Apesar da relevância dos pontos anteriores, não poderia deixar de lado outro fator que me fez querer manter e administrar o meu próprio servidor novamente: é divertido demais. Eu passei o último feriado prolongado de 7 de setembro focado em colocar as coisas em produção: criar um novo tema para o Pelican que fosse JavaScript Free, procurar uma nova distribuição Linux para o VPS, fazer backup das coisas antigas que estavam rodando em um VPS que já tinha, configurar o servidor HTTP em uma nova distribuição, migrar os domínios, habilitar o HTTPS, configurar subdomínios específicos para arquivos estátivos, subir outros serviços além do site/blog pessoal entre outras coisas.
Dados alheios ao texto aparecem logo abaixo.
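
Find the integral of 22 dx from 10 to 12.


The integral of a constant k over [a, b] equals k * (b - a).
integral from 10 to 12 of 22 dx
= 22 * (12 - 10)
= 22 * 2
= 44

44


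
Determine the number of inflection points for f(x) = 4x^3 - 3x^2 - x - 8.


Inflection points occur where f''(x) = 0 and concavity changes.
f(x) = 4x^3 - 3x^2 - x - 8
f'(x) = 12x^2 - 6x - 1
f''(x) = 24x - 6
Set f''(x) = 0:
24x - 6 = 0
x = 6 / 24 = 1/4
Since f''(x) is linear (degree 1), it changes sign at this point.
Therefore there is exactly 1 inflection point.

1


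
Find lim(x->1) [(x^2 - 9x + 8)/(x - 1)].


Direct substitution gives 0/0, so we factor the numerator.
Factor: (x^2 - 9x + 8) = (x - 1)(x - 8)
Cancel the common factor (x - 1):
(x^2 - 9x + 8)/(x - 1) = (x - 8)
Now substitute x = 1:
= (1) - (8) = -7

-7


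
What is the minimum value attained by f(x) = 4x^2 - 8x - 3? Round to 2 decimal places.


For a quadratic f(x) = ax^2 + bx + c with a > 0, the minimum is at the vertex.
Vertex x-coordinate: x = -b/(2a)
x = -(-8) / (2 * 4)
x = 8/8 = 1
Substitute back to find the minimum value:
f(1) = 4 * 1^2 - 8 * 1 - 3
= 4 - 8 - 3
= -7 = -7.00

-7.00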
O dia a dia de profissional do desenvolvimento há quase 10 anos proporciona desafios interessantíssimos, coisas de outro nível que exigem competências e habilidades diferentes. Na rotina profissional (pelo menos a minha) sou constantemente colocado em situações onde tenho que lidar com o desconhecido. Mas a carga de responsabilidade envolvida, as pressões corporativas e as formalidades inerentes acabam tirando boa parte do prazer em se trabalhar. Hora ou outra talvez precisemos encarar problemas sem toda a carga profissional. Foram situações como essas nesse feriado que me remeteram a dezenas de anos atrás quando eu programava justamente porque era divertido. Perder a hora de ir dormir e acabar sonhando com uma solução que você não tinha pensado ou em um novo serviço que poderia hospedar por mim mesmo. Tudo isso é muito mais divertido do que um simples "push" no GitHub.
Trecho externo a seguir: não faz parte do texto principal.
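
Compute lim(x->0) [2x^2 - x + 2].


Since polynomials are continuous, we use direct substitution.
lim(x->0) of 2x^2 - x + 2
= 2 * 0^2 - 1 * 0 + 2
= 0 + 0 + 2
= 2

2


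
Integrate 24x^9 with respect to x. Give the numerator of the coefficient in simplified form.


Apply the power rule for integration:
integral of ax^n dx = a/(n+1) * x^(n+1) + C
integral of 24x^9 dx
= 24/10 * x^10 + C
= 12/5 * x^10 + C
The coefficient in lowest terms is 12/5, and its numerator is 12

12


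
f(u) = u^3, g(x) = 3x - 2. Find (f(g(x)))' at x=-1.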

O primeiro título desse post era "Porque eu saí do GitHub e você também deveria". Porém uma das coisas que a gente deveria aprender é que exigir dos outros atitudes iguais a sua é no mínimo infantil. Esperar dos outros conclusões e pensamentos como os próprios é injusto quando isso parte de uma vontade honesta e doentio quando isso parte de qualquer outra motivação Assim sendo, a única pretensão desse texto é justamente ser uma autoanálise pública onde "mastigo" meus próprios pensamentos.

Se chegou até aqui, muito obrigado pela leitura. Abraço!